What really kills me is when people try to use my faith against me. Sometimes I get so fed up with life in a faith where much of what I think or feel would be judged if I were honest about it. Sometimes I think about leaving the church because there's nothing worth staying for. I know the response to this is "you're just being selfish, Chris. You just want to leave because we're not pandering to you. You just want to be comfortable! You say there's nothing worth staying for? The point is Jesus. If you're not staying for him your faith sucks anyway." What's that you say? Jesus is the point? Maybe what I'm getting at here is that I'm not finding Jesus in the church. And without Christ what reason do I have to stay? Either make this a place where I can be nurtured in a relationship with Jesus or be prepared to lose me someday.
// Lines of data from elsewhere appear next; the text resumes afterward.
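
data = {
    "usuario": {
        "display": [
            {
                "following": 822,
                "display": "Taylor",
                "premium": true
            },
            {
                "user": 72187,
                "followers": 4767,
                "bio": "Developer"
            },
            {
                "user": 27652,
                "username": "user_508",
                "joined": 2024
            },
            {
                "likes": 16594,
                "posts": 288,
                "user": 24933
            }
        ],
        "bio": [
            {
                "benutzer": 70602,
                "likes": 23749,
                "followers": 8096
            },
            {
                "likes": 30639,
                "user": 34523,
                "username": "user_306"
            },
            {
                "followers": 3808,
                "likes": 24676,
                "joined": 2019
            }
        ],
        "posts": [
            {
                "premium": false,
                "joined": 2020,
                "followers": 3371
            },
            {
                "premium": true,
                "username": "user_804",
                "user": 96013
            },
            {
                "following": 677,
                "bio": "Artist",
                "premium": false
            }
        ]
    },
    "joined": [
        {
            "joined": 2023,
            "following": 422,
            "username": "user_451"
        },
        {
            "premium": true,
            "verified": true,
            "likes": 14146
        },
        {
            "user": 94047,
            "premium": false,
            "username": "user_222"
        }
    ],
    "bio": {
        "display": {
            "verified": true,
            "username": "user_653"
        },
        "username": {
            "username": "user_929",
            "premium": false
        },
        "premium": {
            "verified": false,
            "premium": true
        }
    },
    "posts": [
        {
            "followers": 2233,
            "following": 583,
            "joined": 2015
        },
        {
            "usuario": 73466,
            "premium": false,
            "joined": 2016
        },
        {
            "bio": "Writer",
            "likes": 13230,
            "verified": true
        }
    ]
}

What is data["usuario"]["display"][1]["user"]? 72187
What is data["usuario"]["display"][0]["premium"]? True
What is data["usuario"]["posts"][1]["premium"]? True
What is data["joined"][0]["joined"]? 2023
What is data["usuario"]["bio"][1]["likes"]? 30639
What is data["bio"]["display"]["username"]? "user_653"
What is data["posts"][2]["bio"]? "Writer"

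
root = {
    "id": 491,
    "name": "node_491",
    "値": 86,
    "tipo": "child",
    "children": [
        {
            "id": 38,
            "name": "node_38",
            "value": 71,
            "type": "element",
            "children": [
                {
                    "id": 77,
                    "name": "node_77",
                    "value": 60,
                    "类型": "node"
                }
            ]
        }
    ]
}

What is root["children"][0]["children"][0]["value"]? 60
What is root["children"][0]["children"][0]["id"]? 77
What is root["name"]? "node_491"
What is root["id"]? 491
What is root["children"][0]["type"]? "element"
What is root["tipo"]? "child"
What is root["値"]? 86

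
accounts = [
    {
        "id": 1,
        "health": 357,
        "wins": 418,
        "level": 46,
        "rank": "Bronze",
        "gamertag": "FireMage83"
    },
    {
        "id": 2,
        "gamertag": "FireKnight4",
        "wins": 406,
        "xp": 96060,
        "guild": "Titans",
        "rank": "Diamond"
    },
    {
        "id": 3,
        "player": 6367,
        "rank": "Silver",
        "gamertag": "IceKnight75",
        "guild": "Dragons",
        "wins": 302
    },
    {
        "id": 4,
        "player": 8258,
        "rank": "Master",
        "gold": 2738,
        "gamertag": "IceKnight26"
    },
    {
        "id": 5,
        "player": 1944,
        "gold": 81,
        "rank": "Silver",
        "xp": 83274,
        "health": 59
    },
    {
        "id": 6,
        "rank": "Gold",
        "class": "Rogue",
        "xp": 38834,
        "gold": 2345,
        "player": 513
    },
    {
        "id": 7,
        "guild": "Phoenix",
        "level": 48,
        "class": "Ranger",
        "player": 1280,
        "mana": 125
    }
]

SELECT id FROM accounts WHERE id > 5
[6, 7]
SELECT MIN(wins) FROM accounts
302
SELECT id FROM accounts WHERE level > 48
[]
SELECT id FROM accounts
[1, 2, 3, 4, 5, 6, 7]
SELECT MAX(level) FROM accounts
48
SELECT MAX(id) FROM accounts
7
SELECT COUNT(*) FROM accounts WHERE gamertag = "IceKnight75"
1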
It comes down to the fact that the older generation isn't affected by the same negatives that I'm talking about. To them the church is fine. Just what they want. So I'm selfish to want anything other than the way things are.
It doesn't affect the people in charge so why should they care?
In the end what really gets to me is that I think trying to take care of myself is one of the most unselfish things I can do. I eat well, stay fit, and drive safe because I want to stay healthy because if I do my wife will be alone and that will be terrible. I take breaks and I get full nights of sleep so I will have the energy to give myself wholly to my job. Just like I need to eat healthy food and get enough sleep I also need enough spiritual sustenance. But I'm not getting it. Burn out is a very real concern in my life and I never want to reach a point where I don't think the church is worth staying with.

If I'm going to stick around and continue giving my all in service I need to have my needs met as well. I need to be cared for. I need to matter. And that's not selfish. That's just honest.